George P. Johnson’s survey of C-suite executives suggests that retailers are missing a significant opportunity to create better mobile experiences for their customers. Mobile-first disruptors have been a key part of driving the experience economy in the past decade, the firm said. Mobile-first businesses like Uber and Monzo that aren't unencumbered with legacy brick-and-mortar operations are driving customer expectations of the mobile experience for their customers, and legacy firms are struggling to catch up.
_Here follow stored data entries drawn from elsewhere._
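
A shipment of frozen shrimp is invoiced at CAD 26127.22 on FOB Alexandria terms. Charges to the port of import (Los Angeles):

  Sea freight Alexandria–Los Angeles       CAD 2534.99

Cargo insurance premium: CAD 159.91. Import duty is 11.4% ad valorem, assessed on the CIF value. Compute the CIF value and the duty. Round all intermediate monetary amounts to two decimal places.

CIF = FOB price + freight + insurance
CIF = 26127.22 + 2534.99 + 159.91 = 28822.12
Import duty = 28822.12 × 11.4% = 3285.72

CIF value: CAD 28822.12; import duty: CAD 3285.72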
The finding that AR technology is the No. 1 area for investment is interesting, and likely is the result of the efforts of Apple and Google in the past two years to give app developers, including those who work for ad agencies and brands, software tools to create AR experiences for mobile users. Brands including brewer Miller Lite, retailer Tillys and sportswear maker Puma, among many others, have created AR experiences to engage smartphone users with 3D imagery and immersive views of their wares.
Worldwide spending on AR and virtual reality is forecast to grow 68.8% to about $20.4 billion this year, according to the International Data Corporation, which is in line with the priorities found in the survey. Similarly, retail sales from chatbot-based interactions are forecast to almost double every year to $112 billion by 2023 from $7.3 billion this year as consumers become more comfortable with the nascent technology, according to Juniper Research.
The positive sentiment among C-suite executives toward finance and banking apps is reflected in favorable consumer attitudes. More than nine in 10 Americans (93%) rated their bank's online and mobile app experience as "excellent," "very good" or "good," per a survey by the American Banking Association in November. About 16% of consumers said they would be willing to switch banks for a better digital experience, a significant indication of what people have grown to expect from the financial services industry. Digital-first financial companies also are driving consumer expectations of their mobile experience, with payment apps like Paypal being used by 67% of U.S. customers and Venmo being used by 29%, per the ABA.